月例賃金や特別手当等で年収2%を基本に引き上げをめざす/NTT労組の春闘要求

2019年2月15日 調査部

[労使]

NTT東西やドコモ、データなど、NTTグループ企業の労組で構成するNTT労働組合(喜井広明委員長、約15万5,000人)は13日、都内で中央委員会を開き、「2019春季生活闘争方針」を確認した。正社員について基準内賃金および成果手当で2%の改善を要求。「すべての働く仲間の『底上げ』を意識」して、有期契約社員等も年収で2%を基本に改善を求める。喜井委員長はあいさつで、「個別契約である契約社員等への要求について、『有額回答にこだわる要求』とした」などと説明した。

有期・無期雇用と60歳超雇用者の要求獲得を

方針は基本的考え方として、「NTT労組に結集するすべての働く仲間の『底上げ』を意識し、賃金をはじめとする諸制度をトータルで捉えた労働条件改善に取り組む」と主張。そのうえで、要求の確立にあたっては、① 組合員の生活向上 ② NTTグループ事業の成長・発展に寄与している組合員の努力と成果 ③ 中期経営戦略の具現化を含む今後の事業戦略に対応するための「人財への投資」--等の取り巻く情勢等を総合的に勘案して、「年間収入の2%を基本に引き上げをめざす」とともに、「『同一労働同一賃金』を含む、『働き方改革関連法』の対応を強化する」こととした。

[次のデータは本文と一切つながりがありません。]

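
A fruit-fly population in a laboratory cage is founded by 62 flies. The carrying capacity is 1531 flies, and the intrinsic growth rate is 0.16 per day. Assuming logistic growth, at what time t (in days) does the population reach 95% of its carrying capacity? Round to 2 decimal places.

38.19 days

A = (K − N₀)/N₀ = (1531 − 62)/62 = 23.694.
Solve 1531/(1 + 23.694·e^(−0.16t)) = 1454.45: 1 + 23.694·e^(−0.16t) = 1.0526, so e^(−0.16t) = 0.00222135.
−0.16·t = ln(0.00222135) = -6.1096, so t = 6.1096/0.16 = 38.185.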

要求を「年間収入の2%を基本」としたことについて、平田雅則事務局長は方針提案で「これまでの春闘における有期雇用等および60歳超え(時給制)の厳しい結果を重く受けとめ、今次春闘において、何としても有期雇用等および60歳超えの要求を獲得し、すべての雇用形態における『底上げ』を実現したい」と説明したうえで、「月例賃金改善を第一義に、各種手当、特別手当・一時金等、各企業本部において処遇改善の実現をめざす」考えを強調した。

具体的な要求では、NTT労組中央本部は主要8社に対して、正社員の基準内賃金および成果手当の2%改善を求める。それを踏まえ、企業本部は対置する会社に、正社員2%改善を基本に要求するとともに、すべての雇用形態に具体的要求を確立する。NTT労組の賃上げ要求は2014春闘以降、6年連続。昨年の春闘では、1人当たり平均で月額4,000円の改善要求に対し、正社員は1,800円で妥結したものの、有期契約社員等の賃上げは引き出せなかった。

また、一時金については、昨年獲得した水準を基本に、業績堅調な会社はさらなる上積みをめざす。同一労働同一賃金への対応では、有期雇用・無期雇用、60歳超雇用の処遇の「底上げ」に向けて要求化を図る。

「契約社員等への有額回答にこだわる要求に」(喜井委員長)

喜井委員長はあいさつで、今春闘の方針について、「『現場の組合員は春闘交渉における賃金等の改善に対する強い期待がある』ことなどを中心に据え検討を深めた結果、月例賃金としての改善要求を2%とし、各企業本部においては、賃金制度の有無や個別契約である契約社員等への要求について、『有額回答にこだわる要求』とした」などと説明。「NTT労組は単一組織で、これまで『統一要求・統一交渉・統一闘争・統一決着』による春闘を組織化してきた。今次春闘においても『賃金引き上げを第一義とする』考え方にいささかの変更はなく、『統一要求』について『統一的要求』と読み替えることで、結果にこだわる」と述べた。